In effect she stands "four-square" upon the prior divorce decree as amended and demands enforcement of its provisions regardless of the changed conditions or equitable considerations which have arisen subsequent to entering of the decree and which have a direct bearing upon the duty of the father to support the minor child. She argues by analogy the proposition that where an allowance is decreed to a divorced wife, her remarriage does not, ipso facto, end the husband's obligation to pay the alimony decreed. We decline to pass upon the latter proposition, nor in any event do we find it helpful in determining the question here presented.
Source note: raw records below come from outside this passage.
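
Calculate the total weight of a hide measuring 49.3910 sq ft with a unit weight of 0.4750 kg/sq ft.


Formula: Weight = area * weight_per_sqft
Substituting: Weight = 49.3910 * 0.4750
Result: 23.4607 kg


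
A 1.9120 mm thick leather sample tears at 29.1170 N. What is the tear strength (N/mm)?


Formula: Tear strength = force / thickness
Substituting: Tear strength = 29.1170 / 1.9120
Result: 15.2286 N/mm


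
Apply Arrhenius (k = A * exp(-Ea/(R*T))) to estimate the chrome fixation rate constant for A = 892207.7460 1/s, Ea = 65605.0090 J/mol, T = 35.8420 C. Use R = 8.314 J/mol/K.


T_K = T_C + 273.15 = 35.8420 + 273.15 = 308.9920 K
exponent = -Ea / (R * T_K) = -65605.0090 / (8.314 * 308.9920) = -25.5376
k = A * exp(exponent) = 892207.7460 * exp(-25.5376) = 7.2383e-06 1/s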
We find a more perfect analogy in the situation wherein a minor child is emancipated by reason of entrance into military service. In the case of Swenson v. Swenson, 241 Mo. App. 21, 227 S.W.2d 103, 106, 20 A.L.R. 2d 1409, it was held that enlistment of a minor son in the United States Army with his mother's consent "* * * severed the filial relation as completely as if he had become of age" and thereby terminated and extinguished the father's liability for support under the divorce decree. The appended annotation cites several other cases to this same effect. See also, Corbridge v. Corbridge, 230 Ind. 201, 102 N.E.2d 764.

The case of McVey v. McVey, 60 Ariz. 380, 382, 137 P.2d 971, 972, is authority for the proposition that a divorce judgment requiring support to be paid "`until further order of this court'" was not susceptible of *278 enforcement, in terms, after the daughter for whom the support was originally decreed became of age, for the reason that the father was no longer liable for her support and maintenance. The jurisdiction of the court to award custody was held to be coterminous with the duty of the father to support a minor child. Thus termination of her minority also ended the power of the court to require her support.
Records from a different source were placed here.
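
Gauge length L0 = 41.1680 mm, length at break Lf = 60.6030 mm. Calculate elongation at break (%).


Formula: Elongation = (Lf - L0) / L0 * 100
Substituting: Elongation = (60.6030 - 41.1680) / 41.1680 * 100
Result: 47.2090 %


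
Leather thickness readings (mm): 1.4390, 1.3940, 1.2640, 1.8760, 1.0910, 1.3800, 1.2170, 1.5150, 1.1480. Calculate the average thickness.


Formula: Average = sum / n
Substituting: Average = 12.3240 / 9
Result: 1.3693 mm


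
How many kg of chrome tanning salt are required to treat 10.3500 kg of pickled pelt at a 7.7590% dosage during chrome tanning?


Formula: Chrome = substrate * pct / 100
Substituting: Chrome = 10.3500 * 7.7590 / 100
Result: 0.8031 kg


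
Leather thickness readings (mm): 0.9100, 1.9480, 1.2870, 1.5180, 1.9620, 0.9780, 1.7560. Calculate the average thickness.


Formula: Average = sum / n
Substituting: Average = 10.3590 / 7
Result: 1.4799 mm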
It should be remembered that the standards to be applied in this divorce proceeding are those of the equity court, since we have long recognized that such are considered equitable actions. Schwartz v. Durham, 52 Ariz. 256, 264, 80 P.2d 453; Wood v. Wood, 76 Ariz. 412, 418, 265 P.2d 778. The equities of natural justice in a given situation may turn a court of conscience away from the cold realm of technical legalism, whereby the court will not allow the prima facie wording of its decree to defeat the justice and propriety of an exemption from the duty therein imposed. We need not shut our eyes to the fact that this father's duty to support his child had terminated, though the decree on its face indicates otherwise. By the same reasoning that reaching majority expressly ended the obligation for support, so too, impliedly, did the emancipation by marriage. Davis v. Davis, supra.

We hold that the marriage of the minor daughter in the instant case operated to create a relationship which was the legal equivalent of attaining majority on her part, within the contemplated meaning of the original decree of divorce as modified. The termination of the parental duty-relationship by her marriage had a direct effect upon the provisions of the decree, whereby no enforceable rights in support payments could thereafter accrue to plaintiff.

Judgment affirmed.

LA PRADE, C.J., and WINDES, PHELPS, and STRUCKMEYER, JJ., concurring.